Business intelligence (BI) remains to rank high on the priority list of most organisations, but “analytics” has the greater star power. BI, which normally revolves around inquiring and reporting, is starting to be taken for given as part of the information facilities. Analytics, on the other hand, is viewed as having higher impact: Aanalytical procedures are typically concentrated on revealing data insights that can provide instant competitive advantages through smarter customer interactions, more targeted marketing campaigns, and less wasteful operations, among other advantages. Business management expert Thomas Davenport described it well when he said “Organisations are competing on analytics not simply since they can– business today is awash in data crunchers– however also because they should.”.
Growing interest in analytics is driving application of newer technologies, such as Hadoop and MapReduce, that permit deeper discovery of huge volumes of raw data, including semi-structured and unstructured information. Standard BI and data warehousing technologies have shown extremely skilled for structured data, however less simple for information and analysis demands that fall outside of anticipated data types and use patterns.
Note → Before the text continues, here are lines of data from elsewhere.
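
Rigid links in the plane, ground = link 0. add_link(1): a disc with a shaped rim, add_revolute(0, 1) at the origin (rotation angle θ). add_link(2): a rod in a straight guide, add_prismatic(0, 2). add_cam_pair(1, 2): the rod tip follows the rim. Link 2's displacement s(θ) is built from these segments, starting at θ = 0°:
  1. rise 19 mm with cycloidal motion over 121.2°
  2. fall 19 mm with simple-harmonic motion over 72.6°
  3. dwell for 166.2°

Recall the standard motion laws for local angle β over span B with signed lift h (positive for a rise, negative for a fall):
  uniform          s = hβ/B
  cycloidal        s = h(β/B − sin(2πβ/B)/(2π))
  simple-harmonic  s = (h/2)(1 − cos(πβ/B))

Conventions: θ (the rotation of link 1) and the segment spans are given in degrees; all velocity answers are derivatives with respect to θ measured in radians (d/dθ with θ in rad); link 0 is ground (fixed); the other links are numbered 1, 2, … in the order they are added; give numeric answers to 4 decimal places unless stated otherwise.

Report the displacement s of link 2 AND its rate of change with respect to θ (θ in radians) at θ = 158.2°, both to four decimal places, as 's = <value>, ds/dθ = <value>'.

segment 1 (0° to 121.2°, cycloidal, h = 19) is passed completely: s = 0.0000 + (19) = 19.0000
θ = 158.2° falls in segment 2 (121.2° to 193.8°, simple-harmonic, h = -19): β = 158.2 − 121.2 = 37°, B = 72.6°; Δs = -19/2·(1 − cos(π·0.5096)) = -9.7877; s = 19.0000 − 9.7877 = 9.2123
velocity in seg [121.2°–193.8°] (simple-harmonic), θ in radians: β = 37° = 0.6458 rad, B = 72.6° = 1.2671 rad; ds/dθ = (πh/(2B)) sin(πβ/B) = (π·(-19)/(2·1.2671)) sin(π·0.5096) = -23.542914 mm/rad

s = 9.2123, ds/dθ = -23.5429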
Putting additional stress on extremely managed Business intelligence and data warehousing environments is the popularity of data discovery and visual analysis tools that provide non-technical users capabilities for performing what-if analysis and producing visualizations by themselves– without direction from IT– while reducing the need for power users versed in online analytical processing (OLAP) techniques.
The new technologies have numerous CIOs and C-level business executives taking a long look at their investments in BI and data warehousing and questioning whether, provided the surge of interest in analytics, Hadoop and relevant technologies must take their place.
Contributing to the lure is the concept that Hadoop, based upon open source, is less expensive– at least till the reality of development and maintenance expenses embeddeds in. However, replacement could be a risky strategy. Without essentially reinventing technology wheels already carrying out well in conventional BI and data warehousing environments, Hadoop and relevant technologies are likely to fall short.
Complement rather than contend
Instead of changing Business intelligence and data warehousing, organisations need to pursue a complementary strategy. BI needs analytics, and analytics requires BI. Although OLAP capabilities offer some analytics capability, BI/OLAP systems do not deliver the deeper, more exploratory viewpoint that advanced, predictive analytics such as data mining supplies. Such analytics might assist Business intelligence users explore the “why” concerns surrounding query outcomes and metrics they see in the dashboards and reports provided by their BI systems.
On the other hand, the outcomes of analytics are often hard for users to consume without proper visualization and suitable context. BI systems’ dashboards and performance metrics can assist users comprehend the importance of analytics for their roles, responsibilities and choices.
Do not overlook business/IT stress
The complementary method ought not to stop with technology execution. Organisations have to resolve people and organisational differences. Analytics often triggers tension between IT and business units. IT is used to owning all development and data access and gathering users’ demands at one time. This doesn’t work when business users and data researchers carrying out analytics need to test hypotheses and explore data before knowing precisely what they need.
Organisations should bring together leaders from IT and business devices, specifically marketing, to enhance understanding and cultivate better collaboration.